Avis de gros temps en Asie
L’arrivée de Trump pourrait servir les appétits chinois et provoquer une surenchère militaire dans la région
les velléités isolationnistes du prochain locataire de la Maison-Blanche pourraient être pour Pékin l’occasion historique de réaliser son rêve de domination sur l’est asiatique. La presse officielle cache mal sa jubilation. « Le Quotidien du peuple » claironne : « L’élection de Trump montre clairement la défaillance du système politique américain. » Quelle meilleure preuve de la supériorité du système de parti unique que la campagne électorale qui vient de s’achever ? L’outrance même des accusations de Donald Trump contre la Chine – accusée de « violer » l’économie américaine, de lui voler ses industries et de siphonner ses emplois – l’a fait ressembler encore plus au « clown » démagogue dépeint par la presse d’Etat.
Pékin a d’autres raisons de se réjouir.

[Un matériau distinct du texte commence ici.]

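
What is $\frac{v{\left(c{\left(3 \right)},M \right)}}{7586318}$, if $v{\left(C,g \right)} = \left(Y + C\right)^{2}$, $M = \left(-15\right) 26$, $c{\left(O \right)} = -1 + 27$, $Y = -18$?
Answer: $\frac{32}{3793159} \approx 8.4362 \cdot 10^{-6}$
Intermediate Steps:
$c{\left(O \right)} = 26$
$M = -390$
$v{\left(C,g \right)} = \left(-18 + C\right)^{2}$
$\frac{v{\left(c{\left(3 \right)},M \right)}}{7586318} = \frac{\left(-18 + 26\right)^{2}}{7586318} = 8^{2} \cdot \frac{1}{7586318} = 64 \cdot \frac{1}{7586318} = \frac{32}{3793159}$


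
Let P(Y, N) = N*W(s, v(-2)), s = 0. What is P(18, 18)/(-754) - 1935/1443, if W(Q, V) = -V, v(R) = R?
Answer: -19371/13949 ≈ -1.3887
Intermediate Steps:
P(Y, N) = 2*N (P(Y, N) = N*(-1*(-2)) = N*2 = 2*N)
P(18, 18)/(-754) - 1935/1443 = (2*18)/(-754) - 1935/1443 = 36*(-1/754) - 1935*1/1443 = -18/377 - 645/481 = -19371/13949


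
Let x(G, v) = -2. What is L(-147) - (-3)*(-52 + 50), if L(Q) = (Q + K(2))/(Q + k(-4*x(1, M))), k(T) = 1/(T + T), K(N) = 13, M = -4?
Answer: -11962/2351 ≈ -5.0881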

Trump a soutenu que la répression du mouvement de Tiananmen en 1989 était « parfaitement légitime ». Mais c’est surtout sur le plan géopolitique que Pékin espère le plus de bénéfice. Si Trump réduit l’engagement militaire dans la région, comme il l’a promis, c’est un boulevard qui s’ouvre devant les projets hégémoniques chinois. Déjà le Laos et le Cambodge, amadoués par une pluie d’investissements, se sont rangés derrière sa bannière. D’autres sont tentés : les militaires de Thaïlande, dépités par les critiques américaines contre le coup d’Etat, la Malaisie et son dirigeant poursuivi pour corruption aux Etats-Unis, les Philippines, dont le nouveau président, Duterte, n’a pas été avare de courbettes devant Xi Jinping tout en traitant Obama de « fils de pute ». Des pays plus rebelles pourraient suivre leur exemple : le Vietnam, la Birmanie, Singapour, voire l’Australie, tous susceptibles de se laisser persuader par une politique adroite de la carotte et du bâton.
Si le « parapluie américain » se referme, c’est l’équilibre géopolitique de la région tout entière qui bascule. « Il n’est pas exclu alors que la Chine décide d’envahir Taïwan, réglant une fois pour toutes le sort de cette île qui lui tient tête depuis soixante-seize ans », estime un observateur pékinois. Nul doute que Taïwan, qui a récemment élu une présidente indépendantiste, songe à renforcer ses défenses militaires.
Le retrait américain pourrait donc déclencher une surenchère militaire dans la région. D’autant plus que les autres alliés de Washington, le Japon et la Corée du Sud, confrontés à la menace de plus en plus inquiétante d’une attaque venue de Pyongyang, pourraient se doter de l’arme nucléaire. Avec la bénédiction de Trump, qui les y a explicitement encouragés. Une perspective redoutable pour Pékin, qui a longtemps été la seule puissance nucléaire de la région. Autre cauchemar possible : la création d’une alliance antichinoise élargie menée par le Japon, englobant la Corée du Sud, Taïwan et même l’Inde.
Reste Trump et son imprévisibilité. Après avoir longtemps fait planer le doute sur l’« utilité » de l’alliance avec le Japon et la Corée du Sud, il vient de réaffirmer l’engagement américain à leurs côtés. On apprend qu’il s’est entouré de conseillers et de spécialistes « durs », des faucons qui critiquent la « mollesse » d’Obama vis-à-vis de la Chine. Cette dernière n’est pas un partenaire, affirment-ils, mais un adversaire que les Etats-Unis doivent contenir sur le plan commercial comme sur le plan militaire, notamment en renforçant sa marine. Face à la seconde puissance mondiale, l’Amérique de Trump sera soit isolationniste soit interventionniste. Dans les deux cas, avis de gros temps sur le Pacifique.